Вчера вечером получил твои письмы от 7 до 25 ноября, сначала принесли только одно письмо от папеньки, а я ждал непременно от тебя. Кровь бросилась мне в голову, я был более нежели раздосадован, и тем с большим восторгом минут через пять получил твой пакет. — Отвечать сегодня не буду, а с следующей почтой; некоторые места твоего письма обняли меня холодом и негодованием — но твоя любовь все загладила, я не могу сердиться на тебя. — Ты не хочешь понять то, что я писал в моих прошлых письмах.
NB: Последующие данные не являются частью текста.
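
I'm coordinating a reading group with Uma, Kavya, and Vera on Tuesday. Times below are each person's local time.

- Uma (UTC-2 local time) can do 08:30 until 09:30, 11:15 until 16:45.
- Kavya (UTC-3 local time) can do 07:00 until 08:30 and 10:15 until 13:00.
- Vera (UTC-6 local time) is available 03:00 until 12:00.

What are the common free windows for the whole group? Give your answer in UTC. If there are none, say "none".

10:30-11:30, 13:15-16:00

Uma in UTC: 10:30-11:30, 13:15-18:45 (add 2h to convert from UTC-2).
Kavya in UTC: 10:00-11:30, 13:15-16:00 (add 3h to convert from UTC-3).
Vera in UTC: 09:00-18:00 (add 6h to convert from UTC-6).
Uma ∩ Kavya: 10:30-11:30, 13:15-16:00.
Uma ∩ Kavya ∩ Vera: 10:30-11:30, 13:15-16:00.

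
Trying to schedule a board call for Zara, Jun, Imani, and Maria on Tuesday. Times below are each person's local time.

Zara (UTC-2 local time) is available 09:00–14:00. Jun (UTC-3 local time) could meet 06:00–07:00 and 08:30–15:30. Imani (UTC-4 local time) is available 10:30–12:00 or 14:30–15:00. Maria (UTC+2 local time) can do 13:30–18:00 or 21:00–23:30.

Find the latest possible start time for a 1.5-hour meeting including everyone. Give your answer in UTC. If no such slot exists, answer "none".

14:30

Zara in UTC: 11:00-16:00 (add 2h to convert from UTC-2).
Jun in UTC: 09:00-10:00, 11:30-18:30 (add 3h to convert from UTC-3).
Imani in UTC: 14:30-16:00, 18:30-19:00 (add 4h to convert from UTC-4).
Maria in UTC: 11:30-16:00, 19:00-21:30 (subtract 2h to convert from UTC+2).
Zara ∩ Jun: 11:30-16:00.
Zara ∩ Jun ∩ Imani: 14:30-16:00.
Zara ∩ Jun ∩ Imani ∩ Maria: 14:30-16:00.
The last common window of at least 90 minutes is 14:30-16:00; a 90-minute meeting can start as late as 14:30 and still end by 16:00.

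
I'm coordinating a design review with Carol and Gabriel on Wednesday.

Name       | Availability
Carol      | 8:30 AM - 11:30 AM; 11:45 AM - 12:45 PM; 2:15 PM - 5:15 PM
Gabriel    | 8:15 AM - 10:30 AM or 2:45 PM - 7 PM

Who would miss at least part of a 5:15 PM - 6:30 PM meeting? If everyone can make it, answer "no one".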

Тут нет ни унижения, ни гордости. В моей душе есть элементы высокие, святые, исполненные поэзии, и с тем вместе страсти низкие, и я скорее согласен иметь их, нежели быть одним из рядовых людей. Ты смотришь беспрерывно на одну хорошую сторону, и я не отрицаю ее; но знай же и дурную. Ежели б тебе сказали, что кто-то обманул женщину, увлек ее, лишил спокойствия, несчастную сделал еще несчастнее — что сказала бы ты…
125
узнавши, что этот кто-то — я; ты изыскиваешь средства оправдывать меня; лучше бы было, ежели б ты осыпала меня упреками. Но некоторые выражения твоего письма даже жестоки — этого я не заслужил; для чего ты говоришь теперь, что исчезнешь для моей пользы и пр., когда знаешь, что я не могу жить без твоей любви. — Буду писать пространно обо всем. Теперь скажу только, что странного находишь ты в том, что я образовал твою душу, а теперь ты ведешь меня; эта мысль так проста, так ясна… Как будто ученики всегда ниже учителя. Рафаила учил же живописи кто-нибудь. Иоанн крестил Иисуса и сказал, что не достоин перевязать ремень его сандалии. С чего ты взяла, что я холоден к Огареву?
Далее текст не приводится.